As mentioned above, the Z-DNA binding proteins have been isolated from various organisms based on the measurements of the interactions between Z-DNA and its binding proteins. The presence of the Z-DNA binding domain in various organisms is consistent with the result that the Z-DNA binding domain in recA protein was observed in all the organisms examined. It is reported that the experiments of the Z-DNA binding proteins in E. coli were performed in the recA protein free strain . This result suggested that there is another type of Z-DNA binding protein beside recA protein. However, we found Z-DNA binding domain only in recA protein in E. coli, so this point is not clear.
Ideally, taxonomic classification should reflect the evolutionary history of the organism for the presence/absence of Z-DNA binding domain. If organisms A and B are phylogenetically close enough, it is expected that both organisms A and B have Z-DNA binding domain or not. This expectation varied among organisms as follows. There were 71 organisms in the section of betaproteobacteria and 24 organisms belong to Bundrkholderia species. Only Burkholderia xenovorans indicated the presence of Z-DNA binding domain, and other organisms indicated the absence of this domain. There were 49 vertebrates in the section of eumetazoa in eukaryotes. 43 vertebrates showed the presence of Z-DNA binding domain and 6 vertebrates including chicken showed the absence of this domain. It is reported that chicken has Z-DNA binding protein , but our results indicated the absence of this domain in chicken. This point is not clear. In eukaryotes, only vertebrates had the Z-DNA binding domain. The acquisition of this domain in vertebrates would be caused by horizontal gene transfer (HGT) [34 - 36]. Isolated occurrence of Z-DNA binding domain in ADAR from human in distantly related species of archaea and bacteria suggested that the gene of this domain might have arrived via an HGT event.
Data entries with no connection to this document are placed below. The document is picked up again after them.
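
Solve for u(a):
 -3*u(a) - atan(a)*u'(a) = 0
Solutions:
 u(a) = C1*exp(-3*Integral(1/atan(a), a))


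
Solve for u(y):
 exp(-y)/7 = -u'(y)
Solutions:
 u(y) = C1 + exp(-y)/7


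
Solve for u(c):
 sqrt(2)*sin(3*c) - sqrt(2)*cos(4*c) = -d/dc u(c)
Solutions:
 u(c) = C1 + sqrt(2)*sin(4*c)/4 + sqrt(2)*cos(3*c)/3


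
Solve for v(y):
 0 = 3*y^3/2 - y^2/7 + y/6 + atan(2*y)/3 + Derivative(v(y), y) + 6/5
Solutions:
 v(y) = C1 - 3*y^4/8 + y^3/21 - y^2/12 - y*atan(2*y)/3 - 6*y/5 + log(4*y^2 + 1)/12


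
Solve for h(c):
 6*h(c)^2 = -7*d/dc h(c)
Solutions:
 h(c) = 7/(C1 + 6*c)


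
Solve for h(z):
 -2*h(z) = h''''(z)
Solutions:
 h(z) = (C1*sin(2^(3/4)*z/2) + C2*cos(2^(3/4)*z/2))*exp(-2^(3/4)*z/2) + (C3*sin(2^(3/4)*z/2) + C4*cos(2^(3/4)*z/2))*exp(2^(3/4)*z/2)


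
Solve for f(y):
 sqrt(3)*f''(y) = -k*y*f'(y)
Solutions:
 f(y) = Piecewise((-sqrt(2)*3^(1/4)*sqrt(pi)*C1*erf(sqrt(2)*3^(3/4)*sqrt(k)*y/6)/(2*sqrt(k)) - C2, (k > 0) | (k < 0)), (-C1*y - C2, True))


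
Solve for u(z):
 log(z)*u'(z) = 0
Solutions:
 u(z) = C1


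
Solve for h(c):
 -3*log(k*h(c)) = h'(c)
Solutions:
 li(k*h(c))/k = C1 - 3*c


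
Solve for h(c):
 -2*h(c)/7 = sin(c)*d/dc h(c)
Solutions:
 h(c) = C1*(cos(c) + 1)^(1/7)/(cos(c) - 1)^(1/7)


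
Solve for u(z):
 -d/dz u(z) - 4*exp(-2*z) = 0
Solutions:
 u(z) = C1 + 2*exp(-2*z)


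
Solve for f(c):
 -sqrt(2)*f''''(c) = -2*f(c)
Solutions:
 f(c) = C1*exp(-2^(1/8)*c) + C2*exp(2^(1/8)*c) + C3*sin(2^(1/8)*c) + C4*cos(2^(1/8)*c)


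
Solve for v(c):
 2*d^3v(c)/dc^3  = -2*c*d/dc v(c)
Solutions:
 v(c) = C1 + Integral(C2*airyai(-c) + C3*airybi(-c), c)


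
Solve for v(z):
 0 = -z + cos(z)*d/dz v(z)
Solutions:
 v(z) = C1 + Integral(z/cos(z), z)


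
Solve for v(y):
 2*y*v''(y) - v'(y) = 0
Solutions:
 v(y) = C1 + C2*y^(3/2)


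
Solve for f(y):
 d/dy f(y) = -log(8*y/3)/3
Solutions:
 f(y) = C1 - y*log(y)/3 - y*log(2) + y/3 + y*log(3)/3


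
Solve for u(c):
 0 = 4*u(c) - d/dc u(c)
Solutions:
 u(c) = C1*exp(4*c)


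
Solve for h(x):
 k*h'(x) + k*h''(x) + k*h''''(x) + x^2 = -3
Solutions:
 h(x) = C1 + C2*exp(6^(1/3)*x*(-2*3^(1/3)/(9 + sqrt(93))^(1/3) + 2^(1/3)*(9 + sqrt(93))^(1/3))/12)*sin(2^(1/3)*3^(1/6)*x*(6/(9 + sqrt(93))^(1/3) + 2^(1/3)*3^(2/3)*(9 + sqrt(93))^(1/3))/12) + C3*exp(6^(1/3)*x*(-2*3^(1/3)/(9 + sqrt(93))^(1/3) + 2^(1/3)*(9 + sqrt(93))^(1/3))/12)*cos(2^(1/3)*3^(1/6)*x*(6/(9 + sqrt(93))^(1/3) + 2^(1/3)*3^(2/3)*(9 + sqrt(93))^(1/3))/12) + C4*exp(-6^(1/3)*x*(-2*3^(1/3)/(9 + sqrt(93))^(1/3) + 2^(1/3)*(9 + sqrt(93))^(1/3))/6) - x^3/(3*k) + x^2/k - 5*x/k


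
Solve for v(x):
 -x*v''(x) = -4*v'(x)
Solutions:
 v(x) = C1 + C2*x^5


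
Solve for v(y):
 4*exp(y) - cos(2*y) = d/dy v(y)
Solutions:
 v(y) = C1 + 4*exp(y) - sin(2*y)/2


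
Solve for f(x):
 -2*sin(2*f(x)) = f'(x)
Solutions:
 f(x) = pi - acos((-C1 - exp(8*x))/(C1 - exp(8*x)))/2
 f(x) = acos((-C1 - exp(8*x))/(C1 - exp(8*x)))/2


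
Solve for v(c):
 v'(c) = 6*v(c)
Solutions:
 v(c) = C1*exp(6*c)


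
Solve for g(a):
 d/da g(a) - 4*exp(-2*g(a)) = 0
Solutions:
 g(a) = log(-sqrt(C1 + 8*a))
 g(a) = log(C1 + 8*a)/2


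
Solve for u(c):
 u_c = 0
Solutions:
 u(c) = C1


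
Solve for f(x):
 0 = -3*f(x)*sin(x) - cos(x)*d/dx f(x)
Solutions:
 f(x) = C1*cos(x)^3


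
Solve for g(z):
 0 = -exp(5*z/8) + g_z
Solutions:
 g(z) = C1 + 8*exp(5*z/8)/5


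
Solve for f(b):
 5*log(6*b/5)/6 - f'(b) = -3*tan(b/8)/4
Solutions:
 f(b) = C1 + 5*b*log(b)/6 - 5*b*log(5)/6 - 5*b/6 + 5*b*log(6)/6 - 6*log(cos(b/8))


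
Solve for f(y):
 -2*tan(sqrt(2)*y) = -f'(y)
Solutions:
 f(y) = C1 - sqrt(2)*log(cos(sqrt(2)*y))


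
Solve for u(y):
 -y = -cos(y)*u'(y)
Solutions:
 u(y) = C1 + Integral(y/cos(y), y)


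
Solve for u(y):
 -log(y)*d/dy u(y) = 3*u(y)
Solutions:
 u(y) = C1*exp(-3*li(y))


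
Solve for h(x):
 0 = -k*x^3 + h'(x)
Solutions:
 h(x) = C1 + k*x^4/4


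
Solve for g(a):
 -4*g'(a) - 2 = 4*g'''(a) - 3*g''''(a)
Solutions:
 g(a) = C1 + C2*exp(a*(-2^(1/3)*(9*sqrt(921) + 275)^(1/3) - 8*2^(2/3)/(9*sqrt(921) + 275)^(1/3) + 8)/18)*sin(2^(1/3)*sqrt(3)*a*(-(9*sqrt(921) + 275)^(1/3) + 8*2^(1/3)/(9*sqrt(921) + 275)^(1/3))/18) + C3*exp(a*(-2^(1/3)*(9*sqrt(921) + 275)^(1/3) - 8*2^(2/3)/(9*sqrt(921) + 275)^(1/3) + 8)/18)*cos(2^(1/3)*sqrt(3)*a*(-(9*sqrt(921) + 275)^(1/3) + 8*2^(1/3)/(9*sqrt(921) + 275)^(1/3))/18) + C4*exp(a*(8*2^(2/3)/(9*sqrt(921) + 275)^(1/3) + 4 + 2^(1/3)*(9*sqrt(921) + 275)^(1/3))/9) - a/2


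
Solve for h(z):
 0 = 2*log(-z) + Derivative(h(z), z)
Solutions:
 h(z) = C1 - 2*z*log(-z) + 2*z


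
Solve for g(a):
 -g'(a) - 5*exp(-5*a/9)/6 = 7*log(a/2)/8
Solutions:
 g(a) = C1 - 7*a*log(a)/8 + 7*a*(log(2) + 1)/8 + 3*exp(-5*a/9)/2


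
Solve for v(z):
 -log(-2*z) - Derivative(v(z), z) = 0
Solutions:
 v(z) = C1 - z*log(-z) + z*(1 - log(2))


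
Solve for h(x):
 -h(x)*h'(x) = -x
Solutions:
 h(x) = -sqrt(C1 + x^2)
 h(x) = sqrt(C1 + x^2)


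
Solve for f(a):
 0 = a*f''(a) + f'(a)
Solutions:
 f(a) = C1 + C2*log(a)


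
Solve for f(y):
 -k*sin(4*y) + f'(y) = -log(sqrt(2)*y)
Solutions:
 f(y) = C1 - k*cos(4*y)/4 - y*log(y) - y*log(2)/2 + y


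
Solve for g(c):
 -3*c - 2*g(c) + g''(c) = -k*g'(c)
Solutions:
 g(c) = C1*exp(c*(-k + sqrt(k^2 + 8))/2) + C2*exp(-c*(k + sqrt(k^2 + 8))/2) - 3*c/2 - 3*k/4


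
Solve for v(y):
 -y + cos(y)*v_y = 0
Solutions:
 v(y) = C1 + Integral(y/cos(y), y)


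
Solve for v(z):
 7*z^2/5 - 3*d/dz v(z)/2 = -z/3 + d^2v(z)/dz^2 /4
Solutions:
 v(z) = C1 + C2*exp(-6*z) + 14*z^3/45 - 2*z^2/45 + 2*z/135


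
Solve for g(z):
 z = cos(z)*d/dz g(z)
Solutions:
 g(z) = C1 + Integral(z/cos(z), z)


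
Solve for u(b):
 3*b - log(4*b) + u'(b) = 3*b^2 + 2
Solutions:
 u(b) = C1 + b^3 - 3*b^2/2 + b*log(b) + b + b*log(4)


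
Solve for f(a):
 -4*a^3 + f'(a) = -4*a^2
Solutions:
 f(a) = C1 + a^4 - 4*a^3/3


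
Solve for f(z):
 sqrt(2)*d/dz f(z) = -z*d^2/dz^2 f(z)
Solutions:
 f(z) = C1 + C2*z^(1 - sqrt(2))


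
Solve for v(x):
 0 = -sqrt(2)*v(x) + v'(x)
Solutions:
 v(x) = C1*exp(sqrt(2)*x)


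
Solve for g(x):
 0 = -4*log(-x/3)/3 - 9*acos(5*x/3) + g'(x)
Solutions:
 g(x) = C1 + 4*x*log(-x)/3 + 9*x*acos(5*x/3) - 4*x*log(3)/3 - 4*x/3 - 9*sqrt(9 - 25*x^2)/5


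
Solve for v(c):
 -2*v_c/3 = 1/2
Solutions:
 v(c) = C1 - 3*c/4


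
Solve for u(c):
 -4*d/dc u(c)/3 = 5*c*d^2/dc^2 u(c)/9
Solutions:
 u(c) = C1 + C2/c^(7/5)


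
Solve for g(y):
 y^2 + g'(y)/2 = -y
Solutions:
 g(y) = C1 - 2*y^3/3 - y^2


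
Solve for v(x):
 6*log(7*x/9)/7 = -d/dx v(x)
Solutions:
 v(x) = C1 - 6*x*log(x)/7 - 6*x*log(7)/7 + 6*x/7 + 12*x*log(3)/7


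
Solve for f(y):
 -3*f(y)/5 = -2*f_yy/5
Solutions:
 f(y) = C1*exp(-sqrt(6)*y/2) + C2*exp(sqrt(6)*y/2)


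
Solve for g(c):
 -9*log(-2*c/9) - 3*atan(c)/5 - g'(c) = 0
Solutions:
 g(c) = C1 - 9*c*log(-c) - 3*c*atan(c)/5 - 9*c*log(2) + 9*c + 18*c*log(3) + 3*log(c^2 + 1)/10


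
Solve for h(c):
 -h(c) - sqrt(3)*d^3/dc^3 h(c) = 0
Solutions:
 h(c) = C3*exp(-3^(5/6)*c/3) + (C1*sin(3^(1/3)*c/2) + C2*cos(3^(1/3)*c/2))*exp(3^(5/6)*c/6)


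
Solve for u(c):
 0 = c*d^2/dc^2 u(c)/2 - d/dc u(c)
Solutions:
 u(c) = C1 + C2*c^3


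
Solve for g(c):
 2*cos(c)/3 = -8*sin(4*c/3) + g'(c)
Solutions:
 g(c) = C1 + 2*sin(c)/3 - 6*cos(4*c/3)


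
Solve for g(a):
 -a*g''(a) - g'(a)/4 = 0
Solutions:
 g(a) = C1 + C2*a^(3/4)


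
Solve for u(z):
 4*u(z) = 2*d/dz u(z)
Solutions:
 u(z) = C1*exp(2*z)


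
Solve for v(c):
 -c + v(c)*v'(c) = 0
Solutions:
 v(c) = -sqrt(C1 + c^2)
 v(c) = sqrt(C1 + c^2)


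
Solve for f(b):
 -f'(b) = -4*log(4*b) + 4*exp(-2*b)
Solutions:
 f(b) = C1 + 4*b*log(b) + 4*b*(-1 + 2*log(2)) + 2*exp(-2*b)


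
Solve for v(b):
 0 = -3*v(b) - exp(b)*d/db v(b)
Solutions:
 v(b) = C1*exp(3*exp(-b))


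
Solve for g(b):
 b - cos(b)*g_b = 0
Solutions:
 g(b) = C1 + Integral(b/cos(b), b)


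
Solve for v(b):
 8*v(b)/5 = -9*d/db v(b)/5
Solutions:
 v(b) = C1*exp(-8*b/9)


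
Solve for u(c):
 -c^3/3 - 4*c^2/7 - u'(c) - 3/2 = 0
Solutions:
 u(c) = C1 - c^4/12 - 4*c^3/21 - 3*c/2


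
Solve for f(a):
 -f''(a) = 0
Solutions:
 f(a) = C1 + C2*a


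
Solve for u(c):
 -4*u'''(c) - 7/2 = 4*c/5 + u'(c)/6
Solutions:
 u(c) = C1 + C2*sin(sqrt(6)*c/12) + C3*cos(sqrt(6)*c/12) - 12*c^2/5 - 21*c


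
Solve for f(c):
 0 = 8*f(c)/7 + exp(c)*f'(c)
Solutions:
 f(c) = C1*exp(8*exp(-c)/7)


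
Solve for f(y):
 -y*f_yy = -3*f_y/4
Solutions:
 f(y) = C1 + C2*y^(7/4)


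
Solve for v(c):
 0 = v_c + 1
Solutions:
 v(c) = C1 - c


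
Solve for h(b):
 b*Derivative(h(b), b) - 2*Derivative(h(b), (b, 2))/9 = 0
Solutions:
 h(b) = C1 + C2*erfi(3*b/2)


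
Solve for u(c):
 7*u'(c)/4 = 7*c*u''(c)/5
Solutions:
 u(c) = C1 + C2*c^(9/4)


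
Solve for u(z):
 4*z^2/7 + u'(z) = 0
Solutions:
 u(z) = C1 - 4*z^3/21


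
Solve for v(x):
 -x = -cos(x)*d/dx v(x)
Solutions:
 v(x) = C1 + Integral(x/cos(x), x)


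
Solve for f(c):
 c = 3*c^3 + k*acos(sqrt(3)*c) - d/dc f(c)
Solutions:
 f(c) = C1 + 3*c^4/4 - c^2/2 + k*(c*acos(sqrt(3)*c) - sqrt(3)*sqrt(1 - 3*c^2)/3)


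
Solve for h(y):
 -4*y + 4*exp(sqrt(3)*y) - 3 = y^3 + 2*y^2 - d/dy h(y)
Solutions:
 h(y) = C1 + y^4/4 + 2*y^3/3 + 2*y^2 + 3*y - 4*sqrt(3)*exp(sqrt(3)*y)/3


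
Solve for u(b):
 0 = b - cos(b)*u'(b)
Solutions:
 u(b) = C1 + Integral(b/cos(b), b)


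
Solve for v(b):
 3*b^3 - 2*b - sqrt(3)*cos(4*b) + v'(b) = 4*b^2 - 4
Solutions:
 v(b) = C1 - 3*b^4/4 + 4*b^3/3 + b^2 - 4*b + sqrt(3)*sin(4*b)/4


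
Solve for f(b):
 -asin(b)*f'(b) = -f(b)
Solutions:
 f(b) = C1*exp(Integral(1/asin(b), b))


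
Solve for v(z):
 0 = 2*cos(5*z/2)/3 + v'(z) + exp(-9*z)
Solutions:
 v(z) = C1 - 4*sin(5*z/2)/15 + exp(-9*z)/9


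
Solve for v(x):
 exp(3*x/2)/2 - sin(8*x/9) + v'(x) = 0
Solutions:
 v(x) = C1 - exp(3*x/2)/3 - 9*cos(8*x/9)/8


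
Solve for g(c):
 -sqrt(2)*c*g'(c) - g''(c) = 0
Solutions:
 g(c) = C1 + C2*erf(2^(3/4)*c/2)


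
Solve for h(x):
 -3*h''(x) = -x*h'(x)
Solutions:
 h(x) = C1 + C2*erfi(sqrt(6)*x/6)


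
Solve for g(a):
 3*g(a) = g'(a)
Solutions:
 g(a) = C1*exp(3*a)


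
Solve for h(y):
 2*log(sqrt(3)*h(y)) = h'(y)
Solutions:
 -Integral(1/(2*log(_y) + log(3)), (_y, h(y))) = C1 - y


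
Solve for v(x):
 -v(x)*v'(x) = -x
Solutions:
 v(x) = -sqrt(C1 + x^2)
 v(x) = sqrt(C1 + x^2)


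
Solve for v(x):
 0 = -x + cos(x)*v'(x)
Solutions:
 v(x) = C1 + Integral(x/cos(x), x)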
It is considered that if the function of a protein is essential, the protein would be conserved. The Z-DNA binding domain in recA protein from E. coli was conserved in all the organisms. This result indicated that the function of this domain is essential. Another type of the Z-DNA binding domain in ADAR from human was observed in some organisms in archaea, bacteria and eukaryotes. This result suggested that the function of this domain is non-essential, even though the biological function of this domain is not clearly understood.
Unfortunately, GTOP database has not been updated since 2010 October 6. However, GTOP offers valuable information on Z-DNA binding domains. As far as we examined, there was no database like GTOP with useful keyword search. There are two types of Z-DNA binding domains and some organisms have both domains. However, it seems that most researchers do not distinguish E. coli type or human type Z-DNA binding domain they are analyzing. To study the function of this domain, it is necessary to discern which type of this domain they are studying.